A chill ran up my spine as I look up into his eyes. They are odd and missing something. I can’t explain it but it scares the shit out of me. I force a smile. “You did all that for me?” I ask, before I lick my lips all nice and slow the way he likes.
His pale blue eyes dip down to my mouth. “God, I missed that tight black pussy. I can’t wait to stick my cock in your sweet little cunt.”
Okay. Uhhg!
He lowers his head and his cool thin lips covered mine.
I let him kiss me. As soon as his tongue slips inside my open mouth I bite down on it hard as hell and draw blood. I spit against the wall as he releases me. I shove my body back to the wall behind me and raise both my sneakered feet to kick him away from me. One of my feet lands straight in his face. The other smashes his fleshy nuts. He howls in pain and bends over, clutching his nuts even as he struggles to stand.

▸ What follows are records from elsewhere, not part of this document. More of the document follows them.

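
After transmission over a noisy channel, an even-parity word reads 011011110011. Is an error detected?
Sum of received bits: 0+1+1+0+1+1+1+1+0+0+1+1 = 8; 8 mod 2 = 0. Result is 0 → no error detected.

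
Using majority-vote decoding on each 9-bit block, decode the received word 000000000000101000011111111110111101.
Split into 9-bit blocks and majority-vote each:
  block 1 = 000000000: 0 ones, 9 zeros → 0
  block 2 = 000101000: 2 ones, 7 zeros → 0
  block 3 = 011111111: 8 ones, 1 zeros → 1
  block 4 = 110111101: 7 ones, 2 zeros → 1
Decoded = 0011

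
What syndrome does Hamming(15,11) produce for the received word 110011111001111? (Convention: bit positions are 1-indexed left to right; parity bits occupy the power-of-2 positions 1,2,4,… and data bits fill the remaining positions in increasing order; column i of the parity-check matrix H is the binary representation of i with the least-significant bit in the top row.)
Syndrome s = H · r^T (mod 2), r = 110011111001111:
  s[0] = (101010101010101)·(110011111001111) mod 2 = 1+0+0+0+1+0+1+0+1+0+0+0+1+0+1 mod 2 = 0
  s[1] = (011001100110011)·(110011111001111) mod 2 = 0+1+0+0+0+1+1+0+0+0+0+0+0+1+1 mod 2 = 1
  s[2] = (000111100001111)·(110011111001111) mod 2 = 0+0+0+0+1+1+1+0+0+0+0+1+1+1+1 mod 2 = 1
  s[3] = (000000011111111)·(110011111001111) mod 2 = 0+0+0+0+0+0+0+1+1+0+0+1+1+1+1 mod 2 = 0
Syndrome = 0110
Non-zero syndrome: error at position 6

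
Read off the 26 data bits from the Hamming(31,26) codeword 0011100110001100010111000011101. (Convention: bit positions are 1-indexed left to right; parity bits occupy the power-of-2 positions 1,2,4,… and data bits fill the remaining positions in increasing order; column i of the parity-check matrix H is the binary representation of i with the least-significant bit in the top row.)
Parity bits occupy power-of-2 positions; data bits are at positions {3,5,6,7,9,10,11,12,13,14,15,17,18,19,20,21,22,23,24,25,26,27,28,29,30,31} (1-indexed).
Extract: c[3]=1 c[5]=1 c[6]=0 c[7]=0 c[9]=1 c[10]=0 c[11]=0 c[12]=0 c[13]=1 c[14]=1 c[15]=0 c[17]=0 c[18]=1 c[19]=0 c[20]=1 c[21]=1 c[22]=1 c[23]=0 c[24]=0 c[25]=0 c[26]=0 c[27]=1 c[28]=1 c[29]=1 c[30]=0 c[31]=1
Data = 11001000110010111000011101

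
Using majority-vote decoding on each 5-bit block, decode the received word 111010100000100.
Split into 5-bit blocks and majority-vote each:
  block 1 = 11101: 4 ones, 1 zeros → 1
  block 2 = 01000: 1 ones, 4 zeros → 0
  block 3 = 00100: 1 ones, 4 zeros → 0
Decoded = 100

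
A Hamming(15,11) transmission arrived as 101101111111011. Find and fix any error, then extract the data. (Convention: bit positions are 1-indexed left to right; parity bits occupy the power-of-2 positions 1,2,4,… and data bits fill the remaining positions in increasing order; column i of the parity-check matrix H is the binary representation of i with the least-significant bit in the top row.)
Syndrome s = H · r^T (mod 2), r = 101101111111011:
  s[0] = (101010101010101)·(101101111111011) mod 2 = 1+0+1+0+0+0+1+0+1+0+1+0+0+0+1 mod 2 = 0
  s[1] = (011001100110011)·(101101111111011) mod 2 = 0+0+1+0+0+1+1+0+0+1+1+0+0+1+1 mod 2 = 1
  s[2] = (000111100001111)·(101101111111011) mod 2 = 0+0+0+1+0+1+1+0+0+0+0+1+0+1+1 mod 2 = 0
  s[3] = (000000011111111)·(101101111111011) mod 2 = 0+0+0+0+0+0+0+1+1+1+1+1+0+1+1 mod 2 = 1
Syndrome = 0101
Column 10 of H equals this syndrome → error at bit 10 (1-indexed).
Flip bit 10: 101101111111011 → 101101111011011
Extract data bits at positions {3,5,6,7,9,10,11,12,13,14,15}: 10111011011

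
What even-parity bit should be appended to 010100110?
Sum of data bits: 0+1+0+1+0+0+1+1+0 = 4.
4 mod 2 = 0, so parity bit = 0.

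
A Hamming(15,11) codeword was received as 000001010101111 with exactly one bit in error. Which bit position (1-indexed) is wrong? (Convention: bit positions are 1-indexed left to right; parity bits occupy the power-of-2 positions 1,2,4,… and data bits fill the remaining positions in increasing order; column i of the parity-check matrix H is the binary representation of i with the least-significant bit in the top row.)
Syndrome s = H · r^T (mod 2), r = 000001010101111:
  s[0] = (101010101010101)·(000001010101111) mod 2 = 0+0+0+0+0+0+0+0+0+0+0+0+1+0+1 mod 2 = 0
  s[1] = (011001100110011)·(000001010101111) mod 2 = 0+0+0+0+0+1+0+0+0+1+0+0+0+1+1 mod 2 = 0
  s[2] = (000111100001111)·(000001010101111) mod 2 = 0+0+0+0+0+1+0+0+0+0+0+1+1+1+1 mod 2 = 1
  s[3] = (000000011111111)·(000001010101111) mod 2 = 0+0+0+0+0+0+0+1+0+1+0+1+1+1+1 mod 2 = 0
Syndrome = 0010
Column i of H is the binary representation of i, so the syndrome is the binary index of the flipped bit.
Read s = 0010 with s[0] as LSB: 0·2^0 + 0·2^1 + 1·2^2 + 0·2^3 = 4.
Error is at bit position 4.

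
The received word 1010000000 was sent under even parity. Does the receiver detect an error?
Sum of received bits: 1+0+1+0+0+0+0+0+0+0 = 2; 2 mod 2 = 0. Result is 0 → no error detected.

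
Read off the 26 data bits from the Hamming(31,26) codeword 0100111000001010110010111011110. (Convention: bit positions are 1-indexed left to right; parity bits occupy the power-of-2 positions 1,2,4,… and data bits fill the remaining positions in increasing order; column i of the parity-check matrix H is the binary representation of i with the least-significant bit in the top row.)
Parity bits occupy power-of-2 positions; data bits are at positions {3,5,6,7,9,10,11,12,13,14,15,17,18,19,20,21,22,23,24,25,26,27,28,29,30,31} (1-indexed).
Extract: c[3]=0 c[5]=1 c[6]=1 c[7]=1 c[9]=0 c[10]=0 c[11]=0 c[12]=0 c[13]=1 c[14]=0 c[15]=1 c[17]=1 c[18]=1 c[19]=0 c[20]=0 c[21]=1 c[22]=0 c[23]=1 c[24]=1 c[25]=1 c[26]=0 c[27]=1 c[28]=1 c[29]=1 c[30]=1 c[31]=0
Data = 01110000101110010111011110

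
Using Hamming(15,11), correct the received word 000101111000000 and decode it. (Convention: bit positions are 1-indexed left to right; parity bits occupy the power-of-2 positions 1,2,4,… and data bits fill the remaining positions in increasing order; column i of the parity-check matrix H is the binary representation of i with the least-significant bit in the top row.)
Syndrome s = H · r^T (mod 2), r = 000101111000000:
  s[0] = (101010101010101)·(000101111000000) mod 2 = 0+0+0+0+0+0+1+0+1+0+0+0+0+0+0 mod 2 = 0
  s[1] = (011001100110011)·(000101111000000) mod 2 = 0+0+0+0+0+1+1+0+0+0+0+0+0+0+0 mod 2 = 0
  s[2] = (000111100001111)·(000101111000000) mod 2 = 0+0+0+1+0+1+1+0+0+0+0+0+0+0+0 mod 2 = 1
  s[3] = (000000011111111)·(000101111000000) mod 2 = 0+0+0+0+0+0+0+1+1+0+0+0+0+0+0 mod 2 = 0
Syndrome = 0010
Column 4 of H equals this syndrome → error at bit 4 (1-indexed).
Flip bit 4: 000101111000000 → 000001111000000
Extract data bits at positions {3,5,6,7,9,10,11,12,13,14,15}: 00111000000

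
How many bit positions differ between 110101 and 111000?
XOR = 001101, count of 1s = 3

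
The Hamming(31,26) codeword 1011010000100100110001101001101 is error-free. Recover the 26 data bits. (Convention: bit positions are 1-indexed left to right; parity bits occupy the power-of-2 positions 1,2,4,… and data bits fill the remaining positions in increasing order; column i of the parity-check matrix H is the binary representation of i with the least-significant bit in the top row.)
Parity bits occupy power-of-2 positions; data bits are at positions {3,5,6,7,9,10,11,12,13,14,15,17,18,19,20,21,22,23,24,25,26,27,28,29,30,31} (1-indexed).
Extract: c[3]=1 c[5]=0 c[6]=1 c[7]=0 c[9]=0 c[10]=0 c[11]=1 c[12]=0 c[13]=0 c[14]=1 c[15]=0 c[17]=1 c[18]=1 c[19]=0 c[20]=0 c[21]=0 c[22]=1 c[23]=1 c[24]=0 c[25]=1 c[26]=0 c[27]=0 c[28]=1 c[29]=1 c[30]=0 c[31]=1
Data = 10100010010110001101001101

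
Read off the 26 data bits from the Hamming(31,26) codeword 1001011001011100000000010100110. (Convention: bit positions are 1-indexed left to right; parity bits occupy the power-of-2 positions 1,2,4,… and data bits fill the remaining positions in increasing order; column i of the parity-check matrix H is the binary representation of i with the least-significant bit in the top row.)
Parity bits occupy power-of-2 positions; data bits are at positions {3,5,6,7,9,10,11,12,13,14,15,17,18,19,20,21,22,23,24,25,26,27,28,29,30,31} (1-indexed).
Extract: c[3]=0 c[5]=0 c[6]=1 c[7]=1 c[9]=0 c[10]=1 c[11]=0 c[12]=1 c[13]=1 c[14]=1 c[15]=0 c[17]=0 c[18]=0 c[19]=0 c[20]=0 c[21]=0 c[22]=0 c[23]=0 c[24]=1 c[25]=0 c[26]=1 c[27]=0 c[28]=0 c[29]=1 c[30]=1 c[31]=0
Data = 00110101110000000010100110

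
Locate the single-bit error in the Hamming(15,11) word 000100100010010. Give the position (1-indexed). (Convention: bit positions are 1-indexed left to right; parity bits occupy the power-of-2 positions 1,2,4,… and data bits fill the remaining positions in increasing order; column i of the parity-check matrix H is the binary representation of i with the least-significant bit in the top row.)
Syndrome s = H · r^T (mod 2), r = 000100100010010:
  s[0] = (101010101010101)·(000100100010010) mod 2 = 0+0+0+0+0+0+1+0+0+0+1+0+0+0+0 mod 2 = 0
  s[1] = (011001100110011)·(000100100010010) mod 2 = 0+0+0+0+0+0+1+0+0+0+1+0+0+1+0 mod 2 = 1
  s[2] = (000111100001111)·(000100100010010) mod 2 = 0+0+0+1+0+0+1+0+0+0+0+0+0+1+0 mod 2 = 1
  s[3] = (000000011111111)·(000100100010010) mod 2 = 0+0+0+0+0+0+0+0+0+0+1+0+0+1+0 mod 2 = 0
Syndrome = 0110
Column i of H is the binary representation of i, so the syndrome is the binary index of the flipped bit.
Read s = 0110 with s[0] as LSB: 0·2^0 + 1·2^1 + 1·2^2 + 0·2^3 = 6.
Error is at bit position 6.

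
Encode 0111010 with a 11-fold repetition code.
Repeat each bit 11× and concatenate:
0→00000000000  1→11111111111  1→11111111111  1→11111111111  0→00000000000  1→11111111111  0→00000000000
Codeword = 00000000000111111111111111111111111111111111000000000001111111111100000000000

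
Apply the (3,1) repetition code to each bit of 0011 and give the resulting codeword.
Repeat each bit 3× and concatenate:
0→000  0→000  1→111  1→111
Codeword = 000000111111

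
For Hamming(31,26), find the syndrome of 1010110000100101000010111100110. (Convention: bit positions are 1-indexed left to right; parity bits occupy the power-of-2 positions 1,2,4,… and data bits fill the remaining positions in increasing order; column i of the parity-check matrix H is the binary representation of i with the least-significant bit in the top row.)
Syndrome s = H · r^T (mod 2), r = 1010110000100101000010111100110:
  s[0] = (1010101010101010101010101010101)·(1010110000100101000010111100110) mod 2 = 1+0+1+0+1+0+0+0+0+0+1+0+0+0+0+0+0+0+0+0+1+0+1+0+1+0+0+0+1+0+0 mod 2 = 0
  s[1] = (0110011001100110011001100110011)·(1010110000100101000010111100110) mod 2 = 0+0+1+0+0+1+0+0+0+0+1+0+0+1+0+0+0+0+0+0+0+0+1+0+0+1+0+0+0+1+0 mod 2 = 1
  s[2] = (0001111000011110000111100001111)·(1010110000100101000010111100110) mod 2 = 0+0+0+0+1+1+0+0+0+0+0+0+0+1+0+0+0+0+0+0+1+0+1+0+0+0+0+0+1+1+0 mod 2 = 1
  s[3] = (0000000111111110000000011111111)·(1010110000100101000010111100110) mod 2 = 0+0+0+0+0+0+0+0+0+0+1+0+0+1+0+0+0+0+0+0+0+0+0+1+1+1+0+0+1+1+0 mod 2 = 1
  s[4] = (0000000000000001111111111111111)·(1010110000100101000010111100110) mod 2 = 0+0+0+0+0+0+0+0+0+0+0+0+0+0+0+1+0+0+0+0+1+0+1+1+1+1+0+0+1+1+0 mod 2 = 0
Syndrome = 01110
Non-zero syndrome: error at position 14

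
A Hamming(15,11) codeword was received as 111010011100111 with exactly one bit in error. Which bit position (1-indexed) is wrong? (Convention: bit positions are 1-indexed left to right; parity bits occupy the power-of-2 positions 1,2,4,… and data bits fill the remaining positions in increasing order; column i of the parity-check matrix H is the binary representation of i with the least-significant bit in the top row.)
Syndrome s = H · r^T (mod 2), r = 111010011100111:
  s[0] = (101010101010101)·(111010011100111) mod 2 = 1+0+1+0+1+0+0+0+1+0+0+0+1+0+1 mod 2 = 0
  s[1] = (011001100110011)·(111010011100111) mod 2 = 0+1+1+0+0+0+0+0+0+1+0+0+0+1+1 mod 2 = 1
  s[2] = (000111100001111)·(111010011100111) mod 2 = 0+0+0+0+1+0+0+0+0+0+0+0+1+1+1 mod 2 = 0
  s[3] = (000000011111111)·(111010011100111) mod 2 = 0+0+0+0+0+0+0+1+1+1+0+0+1+1+1 mod 2 = 0
Syndrome = 0100
Column i of H is the binary representation of i, so the syndrome is the binary index of the flipped bit.
Read s = 0100 with s[0] as LSB: 0·2^0 + 1·2^1 + 0·2^2 + 0·2^3 = 2.
Error is at bit position 2.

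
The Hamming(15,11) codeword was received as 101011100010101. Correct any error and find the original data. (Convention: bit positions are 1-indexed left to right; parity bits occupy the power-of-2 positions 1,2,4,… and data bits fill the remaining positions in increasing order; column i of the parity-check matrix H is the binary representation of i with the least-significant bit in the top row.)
Syndrome s = H · r^T (mod 2), r = 101011100010101:
  s[0] = (101010101010101)·(101011100010101) mod 2 = 1+0+1+0+1+0+1+0+0+0+1+0+1+0+1 mod 2 = 1
  s[1] = (011001100110011)·(101011100010101) mod 2 = 0+0+1+0+0+1+1+0+0+0+1+0+0+0+1 mod 2 = 1
  s[2] = (000111100001111)·(101011100010101) mod 2 = 0+0+0+0+1+1+1+0+0+0+0+0+1+0+1 mod 2 = 1
  s[3] = (000000011111111)·(101011100010101) mod 2 = 0+0+0+0+0+0+0+0+0+0+1+0+1+0+1 mod 2 = 1
Syndrome = 1111
Column 15 of H equals this syndrome → error at bit 15 (1-indexed).
Flip bit 15: 101011100010101 → 101011100010100
Extract data bits at positions {3,5,6,7,9,10,11,12,13,14,15}: 11110010100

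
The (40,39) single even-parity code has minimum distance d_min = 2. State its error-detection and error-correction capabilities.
Detection only: up to d_min − 1 = 1 errors.
Correction: up to ⌊(d_min − 1)/2⌋ = ⌊1/2⌋ = 0 errors.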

I jump to my feet and dig out my blade as I turn and dash to the outer door of the building.
“You black bitch!” he yells just before he grabs a fistful of my hair.
No the hell he didn’t. I turn and swing my leg to kick his ass in the face again.
He reaches up, catches my foot and yanks me forward.
I grunt as I fall on my back and my head crashes against the step. He steps toward me and I start slashing the air with my blade to keep him back.